The element mapping is a hashmap of all the elements in a particular namespace. This makes it easy to create a different object for each element. Element mappings are static to save on memory.

To add an extension a developer can put in the classpath a jar that contains the file /META-INF/services/org.apache.fop.fo.ElementMapping. This must contain a line with the fully qualified name of a class that implements the org.apache.fop.fo.ElementMapping interface. This will then be loaded automatically at the start. Internal mappings are: FO, SVG and Extension (pdf bookmarks)

The SAX Events will fire all the information for the document with start element, end element, text data etc. This information is used to build up a representation of the FO document. To do this for a namespace there is a set of element mappings. When an element + namepsace mapping is found then it can create an object for that element. If the element is not found then it creates a dummy object or a generic DOM for unknown namespaces.

The object is then setup and then given attributes for the element. For the FO Tree the attributes are converted into properties.
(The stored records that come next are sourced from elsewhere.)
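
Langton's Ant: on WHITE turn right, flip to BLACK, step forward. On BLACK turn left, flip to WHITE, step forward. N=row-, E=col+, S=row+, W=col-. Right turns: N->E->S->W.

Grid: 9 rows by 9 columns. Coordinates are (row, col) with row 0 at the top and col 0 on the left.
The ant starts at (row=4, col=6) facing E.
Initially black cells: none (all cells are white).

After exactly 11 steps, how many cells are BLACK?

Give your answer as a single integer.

Step 1: on WHITE (4,6): turn R to S, flip to black, move to (5,6). |black|=1
Step 2: on WHITE (5,6): turn R to W, flip to black, move to (5,5). |black|=2
Step 3: on WHITE (5,5): turn R to N, flip to black, move to (4,5). |black|=3
Step 4: on WHITE (4,5): turn R to E, flip to black, move to (4,6). |black|=4
Step 5: on BLACK (4,6): turn L to N, flip to white, move to (3,6). |black|=3
Step 6: on WHITE (3,6): turn R to E, flip to black, move to (3,7). |black|=4
Step 7: on WHITE (3,7): turn R to S, flip to black, move to (4,7). |black|=5
Step 8: on WHITE (4,7): turn R to W, flip to black, move to (4,6). |black|=6
Step 9: on WHITE (4,6): turn R to N, flip to black, move to (3,6). |black|=7
Step 10: on BLACK (3,6): turn L to W, flip to white, move to (3,5). |black|=6
Step 11: on WHITE (3,5): turn R to N, flip to black, move to (2,5). |black|=7

Answer: 7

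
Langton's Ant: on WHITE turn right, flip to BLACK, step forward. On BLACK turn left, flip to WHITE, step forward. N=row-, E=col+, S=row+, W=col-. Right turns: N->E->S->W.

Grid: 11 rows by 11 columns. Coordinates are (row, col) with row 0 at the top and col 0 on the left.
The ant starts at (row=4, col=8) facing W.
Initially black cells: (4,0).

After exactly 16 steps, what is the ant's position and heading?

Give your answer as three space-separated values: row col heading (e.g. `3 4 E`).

Answer: 4 8 W

Derivation:
Step 1: on WHITE (4,8): turn R to N, flip to black, move to (3,8). |black|=2
Step 2: on WHITE (3,8): turn R to E, flip to black, move to (3,9). |black|=3
Step 3: on WHITE (3,9): turn R to S, flip to black, move to (4,9). |black|=4
Step 4: on WHITE (4,9): turn R to W, flip to black, move to (4,8). |black|=5
Step 5: on BLACK (4,8): turn L to S, flip to white, move to (5,8). |black|=4
Step 6: on WHITE (5,8): turn R to W, flip to black, move to (5,7). |black|=5
Step 7: on WHITE (5,7): turn R to N, flip to black, move to (4,7). |black|=6
Step 8: on WHITE (4,7): turn R to E, flip to black, move to (4,8). |black|=7
Step 9: on WHITE (4,8): turn R to S, flip to black, move to (5,8). |black|=8
Step 10: on BLACK (5,8): turn L to E, flip to white, move to (5,9). |black|=7
Step 11: on WHITE (5,9): turn R to S, flip to black, move to (6,9). |black|=8
Step 12: on WHITE (6,9): turn R to W, flip to black, move to (6,8). |black|=9
Step 13: on WHITE (6,8): turn R to N, flip to black, move to (5,8). |black|=10
Step 14: on WHITE (5,8): turn R to E, flip to black, move to (5,9). |black|=11
Step 15: on BLACK (5,9): turn L to N, flip to white, move to (4,9). |black|=10
Step 16: on BLACK (4,9): turn L to W, flip to white, move to (4,8). |black|=9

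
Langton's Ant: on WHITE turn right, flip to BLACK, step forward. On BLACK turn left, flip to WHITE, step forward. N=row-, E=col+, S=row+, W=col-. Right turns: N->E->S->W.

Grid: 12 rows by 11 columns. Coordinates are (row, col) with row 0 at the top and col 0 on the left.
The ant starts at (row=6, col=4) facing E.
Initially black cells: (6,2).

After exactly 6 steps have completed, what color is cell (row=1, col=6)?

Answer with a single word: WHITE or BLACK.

Answer: WHITE

Derivation:
Step 1: on WHITE (6,4): turn R to S, flip to black, move to (7,4). |black|=2
Step 2: on WHITE (7,4): turn R to W, flip to black, move to (7,3). |black|=3
Step 3: on WHITE (7,3): turn R to N, flip to black, move to (6,3). |black|=4
Step 4: on WHITE (6,3): turn R to E, flip to black, move to (6,4). |black|=5
Step 5: on BLACK (6,4): turn L to N, flip to white, move to (5,4). |black|=4
Step 6: on WHITE (5,4): turn R to E, flip to black, move to (5,5). |black|=5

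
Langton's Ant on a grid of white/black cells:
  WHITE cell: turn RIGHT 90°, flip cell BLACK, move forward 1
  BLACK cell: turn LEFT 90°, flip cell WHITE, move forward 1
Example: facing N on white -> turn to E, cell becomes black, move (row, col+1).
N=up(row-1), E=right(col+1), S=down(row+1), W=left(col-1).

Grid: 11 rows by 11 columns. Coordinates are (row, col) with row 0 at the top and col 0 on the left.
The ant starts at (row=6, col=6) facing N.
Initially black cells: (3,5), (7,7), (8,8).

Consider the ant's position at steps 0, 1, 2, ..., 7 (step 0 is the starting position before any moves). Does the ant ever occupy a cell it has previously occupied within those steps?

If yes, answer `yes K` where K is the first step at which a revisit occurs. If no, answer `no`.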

The FO objects use a property list mapping to convert the attributes into a list of properties for the element. For other XML, for example SVG, a DOM of the XML is constructed. This DOM can then be passed through to the renderer. Other element mappings can be used in different ways, for example to create elements that create areas during the layout process or setup information for the renderer etc.

While the tree building is mainly about creating the FO Tree there are some stages that can propagate to the renderer. At the end of a page sequence we know that all pages in the page sequence can be laid out without being effected by any further XML. The significance of this is that the FO Tree for the page sequence may be able to be disposed of. The end of the XML document also tells us that we can finalise the output document. (The layout of individual pages is accomplished by the layout managers page at a time; i.e. they do not need to wait for the end of the page sequence. The page may not yet be complete, however, containing forward page number references, for example.)

  • Error handling for xml not well formed.
  • Error handling for other XML parsing errors.
  • Developer info for adding namespace handlers.